It’s taken awhile, but I can’t argue with the outcome.
A federal judge in San Antonio has ruled that the state of Texas’ ID requirements for mail ballot applications are unconstitutional.
U.S. District Judge Xavier Rodriguez on Thursday found that the provisions in the state’s 2021 voter security law SB1 discriminate against voters with disabilities.
Mail-in voters are principally people over the age of 65 and people with disabilities. Since the law was enacted, many voters reported having their ballots rejected because they didn’t provide an ID number, or the number they provided did not match the one the state had on file.
“The problem with that is that many Texans have more than one department of public safety ID number,” said Victor Genecin, an attorney with the NAACP’s Legal Defense Fund. “So the first hurdle for a voter who’s applying for an absentee ballot is they may not know which number is in the election system. And even if they do know which number is in the election system and they put it in correctly, the election system may not have the number right.”

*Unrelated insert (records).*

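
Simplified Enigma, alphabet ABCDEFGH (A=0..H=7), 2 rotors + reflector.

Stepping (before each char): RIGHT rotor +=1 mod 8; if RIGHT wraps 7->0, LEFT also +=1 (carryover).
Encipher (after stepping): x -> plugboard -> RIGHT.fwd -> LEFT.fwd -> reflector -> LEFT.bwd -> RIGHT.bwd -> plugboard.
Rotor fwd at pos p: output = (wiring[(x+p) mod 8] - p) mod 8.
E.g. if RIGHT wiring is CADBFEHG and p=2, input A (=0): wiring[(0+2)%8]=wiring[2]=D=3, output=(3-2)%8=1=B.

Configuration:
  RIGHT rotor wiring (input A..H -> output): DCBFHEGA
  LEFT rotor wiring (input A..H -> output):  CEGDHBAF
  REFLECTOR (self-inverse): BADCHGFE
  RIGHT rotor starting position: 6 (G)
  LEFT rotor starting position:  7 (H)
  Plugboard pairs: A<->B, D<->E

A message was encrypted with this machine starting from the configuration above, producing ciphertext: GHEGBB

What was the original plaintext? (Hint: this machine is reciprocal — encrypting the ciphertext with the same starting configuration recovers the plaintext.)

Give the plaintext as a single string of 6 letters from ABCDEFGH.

Answer: HBFDGA

Derivation:
Char 1 ('G'): step: R->7, L=7; G->plug->G->R->F->L->A->refl->B->L'->H->R'->H->plug->H
Char 2 ('H'): step: R->0, L->0 (L advanced); H->plug->H->R->A->L->C->refl->D->L'->D->R'->A->plug->B
Char 3 ('E'): step: R->1, L=0; E->plug->D->R->G->L->A->refl->B->L'->F->R'->F->plug->F
Char 4 ('G'): step: R->2, L=0; G->plug->G->R->B->L->E->refl->H->L'->E->R'->E->plug->D
Char 5 ('B'): step: R->3, L=0; B->plug->A->R->C->L->G->refl->F->L'->H->R'->G->plug->G
Char 6 ('B'): step: R->4, L=0; B->plug->A->R->D->L->D->refl->C->L'->A->R'->B->plug->A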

Genecin cited testimony at trial, where the Texas Secretary of State conceded that more than 650,000 registration records in their system were incorrect.
He added that expert testimony at the trial estimated that more than 2 million people were unable to vote due to the ID restrictions.
The ruling ordered the Texas secretary of state to remove the requirements from mail-in ballot applications. However, the ruling came just weeks before Texas’ municipal elections, so they will remain in effect through May 3.
Judge Rodriguez also struck down provisions of SB1 that require those who assist voters to swear an oath under penalty of perjury.
“Normally when somebody says to you, ‘would you help me?’ you either step up to help them or you don’t. But you don’t say, you know, ‘what’s wrong with you? Why do you need help?’ You just help,” Genecin said. “And so the idea that that people who are disabled must explain why they’re unable to vote without assistance is offensive in itself.”
Genecin added that part of the oath is that the assister must swear to be understanding that if the voter turns out not to be eligible for assistance, then the vote could be invalidated.
“So it puts the assister in the position of having to evaluate whether the voter is eligible for assistance, and the word ‘eligible’ is not defined anywhere in the statute,’ he said.
This lawsuit was filed in September 2021, and recently its provisions on vote harvesting and certain bans on assisting voters were struck down as unconstitutional. The state has appealed those rulings and will surely appeal this one, where they get to be coddled by the Fifth Circuit. You do what you can and you hope for the best. A copy of the ruling is embedded in the story.